Pferdesattler Helge Hänning bewahrt altes Handwerk

Er ist einer der Wenigen seines Standes. Pferdesportler und Freizeitreiter geben sich bei Helge Hänning die Klinke in die Hand. Seine Meinung ist den Pferdeleuten wichtig, denn guter Sitz ist das A und O für Reiter und Pferd.

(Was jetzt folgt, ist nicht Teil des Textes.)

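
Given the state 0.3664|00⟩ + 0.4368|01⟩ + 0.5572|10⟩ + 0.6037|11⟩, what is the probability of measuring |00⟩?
0.1342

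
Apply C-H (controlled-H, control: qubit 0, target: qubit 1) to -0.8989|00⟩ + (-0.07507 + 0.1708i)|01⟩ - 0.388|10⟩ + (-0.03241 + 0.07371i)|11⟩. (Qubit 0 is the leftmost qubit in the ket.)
-0.8989|00⟩ + (-0.07507 + 0.1708i)|01⟩ + (-0.2973 + 0.05212i)|10⟩ + (-0.2514 - 0.05212i)|11⟩

C-H leaves the control-|0⟩ kets |00⟩, |01⟩ unchanged and applies H to qubit 1 on the control-|1⟩ pair (|10⟩, |11⟩).
H = [[1/√2, 1/√2], [1/√2, -1/√2]].
With a = amp(|10⟩) = -0.388 and b = amp(|11⟩) = (-0.03241 + 0.07371i):
new amp(|10⟩) = (1/√2)·a + (1/√2)·b = (-0.2973 + 0.05212i)
new amp(|11⟩) = (1/√2)·a + (-1/√2)·b = (-0.2514 - 0.05212i)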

Ledergürtel aus eigener Produktion. Foto: Sylvia von Canstein
Der Sattlermeister fertigt nicht nur Reitzubehör, sondern auch Gürtel, Hosen und Westen. Foto: Sylvia von Canstein
Optimierte Technik zum Polstern der Kundensättel. Foto: Sylvia von Canstein
Das Angebot an Zügeln, Halftern und Trensen ist groß. Foto: Sylvia von Canstein
Fingerfertigkeit gefragt: Helge Hänning näht Zaum und Schlaufen mit der Hand. Foto: Sylvia von Canstein

Sattlermeister Helge Hänning betreibt eine vielseitige Sattlerei in dem ehemaligen Kavaliershaus des Wildecker Schlosses zwischen Raßdorf und Machtlos in Nordhessen. Pferdekoppeln und Natur erfreuen den Besucher schon auf der Zufahrtsstraße des Anwesens. Die Arbeit des Sattlers beginnt meist draußen, beim Pferd und mit dem Reiter. Peter Wulff, der erste Kunde des Tages, bringt einen Sattel und holt nach ausführlicher Beratung seine Quarter Horse Stute „La Gordita Gorda“ zur Anprobe. Er gehört seit vielen Jahren zur Stammkundschaft und hat bereits viele nützliche Tipps von „seinem“ Sattler übernommen. „Wir erwarten von unseren Pferden, dass sie gymnastizieren und tuen es selbst nicht. Da ist eine ehrliche Bestandsaufnahme und ein offenes Wort meist der Schlüssel zum Reiterglück“, sagt der passionierte Reiter.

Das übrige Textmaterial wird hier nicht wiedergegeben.